U of S | Mailing List Archive | alt-photo-process-l | Re: uncurve/curve comparison on Loris' website

Re: uncurve/curve comparison on Loris' website



Interesting. I'd characterize that comparison very differently; the bottom one, to my eye, is heavily cyan-biased; the upper one simply cuts the cyan way back to match the rather undersaturated yellow and magenta. It's an interesting effect, and certainly if the same pigment mixtures are used for both, a special curve for the cyan layer would be necessary to cut back the extra cyan without disturbing the other colors. I'd do it by adjusting the cyan pigment downward to match the saturation of the other colors to get the same effect. Different roads to the same kingdom.
Katharine


On Sep 27, 2007, at 8:56 AM, ryberg wrote:

Christina,
That is a great image. I noticed it in your book, but it is too small and the color too limited to make a real impression. I was greatly impressed when I saw it in Magnachrome.
I'm still working on Adjuma--making curves at the moment. Let me say specifically what I did which did not work well.
1) Separately determined standard printing time for each of the three colors. 2) Separately determined curves for each of the three colors. At this point if I had wanted to make three separate one- coat gums I would have been able to get the best DMAX and best tonal range out of each. But, of course, that isn't what I wanted to do so I made separation negatives and printed each color, one on top of the other. I did not keep the results--it was VASTLY too dark.
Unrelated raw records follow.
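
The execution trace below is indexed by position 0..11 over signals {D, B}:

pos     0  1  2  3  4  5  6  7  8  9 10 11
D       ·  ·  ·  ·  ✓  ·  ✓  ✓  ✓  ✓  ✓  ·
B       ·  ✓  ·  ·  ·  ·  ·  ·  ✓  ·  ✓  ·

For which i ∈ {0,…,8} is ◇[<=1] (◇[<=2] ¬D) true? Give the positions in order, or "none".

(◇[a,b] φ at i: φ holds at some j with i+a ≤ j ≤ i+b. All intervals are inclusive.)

0, 1, 2, 3, 4, 5, 8

Evaluate at each i in [0,8]:
  i=0: ✓ (witness j=0)
  i=1: ✓ (witness j=1)
  i=2: ✓ (witness j=2)
  i=3: ✓ (witness j=3)
  i=4: ✓ (witness j=4)
  i=5: ✓ (witness j=5)
  i=6: ✗ (none in [6,7])
  i=7: ✗ (none in [7,8])
  i=8: ✓ (witness j=9)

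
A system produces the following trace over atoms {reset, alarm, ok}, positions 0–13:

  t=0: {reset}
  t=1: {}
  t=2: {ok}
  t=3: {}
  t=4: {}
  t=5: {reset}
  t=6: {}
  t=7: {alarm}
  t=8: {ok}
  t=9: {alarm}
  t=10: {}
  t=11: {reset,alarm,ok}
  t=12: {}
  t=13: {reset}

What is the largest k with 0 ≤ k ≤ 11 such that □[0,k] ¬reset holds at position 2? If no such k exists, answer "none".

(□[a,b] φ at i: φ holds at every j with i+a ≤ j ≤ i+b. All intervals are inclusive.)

¬reset must hold from j=2 onward; find where it first fails.
  j=2: holds
  j=3: holds
  j=4: holds
  j=5: fails
Holds on [2,4], so largest k = 2.

2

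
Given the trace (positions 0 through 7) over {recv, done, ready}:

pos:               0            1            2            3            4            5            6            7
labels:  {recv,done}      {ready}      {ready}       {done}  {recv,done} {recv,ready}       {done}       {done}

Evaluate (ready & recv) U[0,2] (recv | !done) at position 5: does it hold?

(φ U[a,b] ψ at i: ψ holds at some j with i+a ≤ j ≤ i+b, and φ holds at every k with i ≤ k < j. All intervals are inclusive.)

Holds

Need some j in [5,7] with (recv | !done), and (ready & recv) at every k in [5,j-1].
  j=5: (recv | !done) holds; no prefix to check → satisfied.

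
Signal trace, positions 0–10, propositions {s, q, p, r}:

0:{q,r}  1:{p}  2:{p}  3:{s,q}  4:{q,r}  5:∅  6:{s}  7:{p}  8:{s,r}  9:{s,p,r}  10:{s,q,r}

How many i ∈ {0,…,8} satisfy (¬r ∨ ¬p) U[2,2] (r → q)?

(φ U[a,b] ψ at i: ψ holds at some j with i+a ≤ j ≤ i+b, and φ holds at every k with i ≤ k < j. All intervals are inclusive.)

6

Evaluate at each i in [0,8]:
  i=0: ✓ (rhs at j=2; lhs holds on [0,1])
  i=1: ✓ (rhs at j=3; lhs holds on [1,2])
  i=2: ✓ (rhs at j=4; lhs holds on [2,3])
  i=3: ✓ (rhs at j=5; lhs holds on [3,4])
  i=4: ✓ (rhs at j=6; lhs holds on [4,5])
  i=5: ✓ (rhs at j=7; lhs holds on [5,6])
  i=6: ✗ (no rhs in [8,8])
  i=7: ✗ (no rhs in [9,9])
  i=8: ✗ (lhs fails at k=9 before rhs at j=10)
Positions where it holds: {0, 1, 2, 3, 4, 5} → 6.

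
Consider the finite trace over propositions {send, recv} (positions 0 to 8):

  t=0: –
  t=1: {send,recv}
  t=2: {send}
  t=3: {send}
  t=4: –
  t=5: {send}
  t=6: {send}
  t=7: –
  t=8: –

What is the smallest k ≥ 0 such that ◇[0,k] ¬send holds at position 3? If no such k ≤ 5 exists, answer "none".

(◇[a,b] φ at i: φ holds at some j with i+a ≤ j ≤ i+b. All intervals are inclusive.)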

My instinct said, reduce the exposure which resulted in the prints I put on my website.
Now, the one thing that nearly everone responding does agree on is that reducing the exposure is NOT the best way to go--and I'm certainly willing to believe that.
So, now I'm, running curves with less pigment in the magenta layer (I'm still using Daniel Smith's Perelyne Red).
I really doubt that it matters, but I'm using an Epson R1800 with third party dye ink and have determined from one-coat gums, VDB and Cyanotype that - RPM - all ink colors - no color control - is the only option which puts down enough ink to give me paper white.